Jika yang melakukannya seorang laki-laki dan perempuan, berjalan bersama mesra, mungkin sampai berpelukan, orang pun akan memandangnya dengan agak jijik, sembari berujar, “Orang pacaran kok ga tahu tempat. Si perempuan kok ya mau-maunya. Apalagi kalau di tempat yang sepi, pasti sudah habis “diapa-apain”. LOL.
Yah, memang beginilah masyarakat Indonesia yang senantiasa dibuat ‘sakit’ oleh pemerintahnya.
Kembali ke topik utama tentang ke-gay-an Krisna Mukti. Sebagai seorang perempuan yang heteroseksual, sayang juga ya laki-laki sekeren KM gay? Aku ga bisa ikut ‘menikmati’ dong. Wakakakaka ... Tapi, tentu aku akan mendukungnya, juga para gay yang lain, untuk membuka diri dengan pede, sambil mengatakan, “Inilah kodratku!”

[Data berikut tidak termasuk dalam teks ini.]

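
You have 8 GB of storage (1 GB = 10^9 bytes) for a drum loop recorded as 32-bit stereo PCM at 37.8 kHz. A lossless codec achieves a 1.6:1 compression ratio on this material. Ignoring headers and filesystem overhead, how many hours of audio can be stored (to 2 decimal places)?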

Semalam, di acara Empat Mata” yang kutonton secara sekilas, ada tamu yang mantan ratu waria, “namun dia telah bertobat dan kembali ke ‘kodrat’nya”, demikian kata Tukul. Aku tidak menonton kelanjutan acara itu.
Kodrat oh kodrat.
Aku ingat pernyataan beberapa antropolog yang mengemukakan bahwa mengkotakkan manusia hanya dua jenis kelamin tidaklah adil, meskipun secara biologis manusia hanya terbagi menjadi dua, memiliki penis, dan memiliki vagina. Ada antropolog yang mengatakan selain laki-laki dan perempuan, masih ada lagi jenis ‘gay’ dan ‘lesbian’ yang orientasi seksualnya ke sesama jenis kelamin. Gay dan lesbian di sini tetap mengakui bahwa diri mereka laki-laki dan perempuan. Jenis lain lagi yakni transseksual. Male-to-female transseksual adalah orang yang dilahirkan memiliki penis namun merasa diri mereka sebagai perempuan, sehingga mereka pun hanya tertarik kepada laki-laki. Dorce adalah contoh male-to-female transseksual yang terkenal, dan dia memiliki uang untuk operasi ganti kelamin. Female-to-male transseksual adalah orang yang dilahirkan memiliki vagina namun mereka merasa diri sebagai laki-laki sehingga secara seksual mereka hanya tertarik kepada perempuan. Belum ada contoh female-to-male transseksual yang cukup terkenal di Indonesia. Mereka ada namun lebih memilih ‘bersembunyi’ karena masyarakat menganggap mereka sakit secara psikologis.
Kapankah masalah kodrat/melawan kodrat (alias created versus constructed) ini benar-benar dipahami oleh masyarakat luas?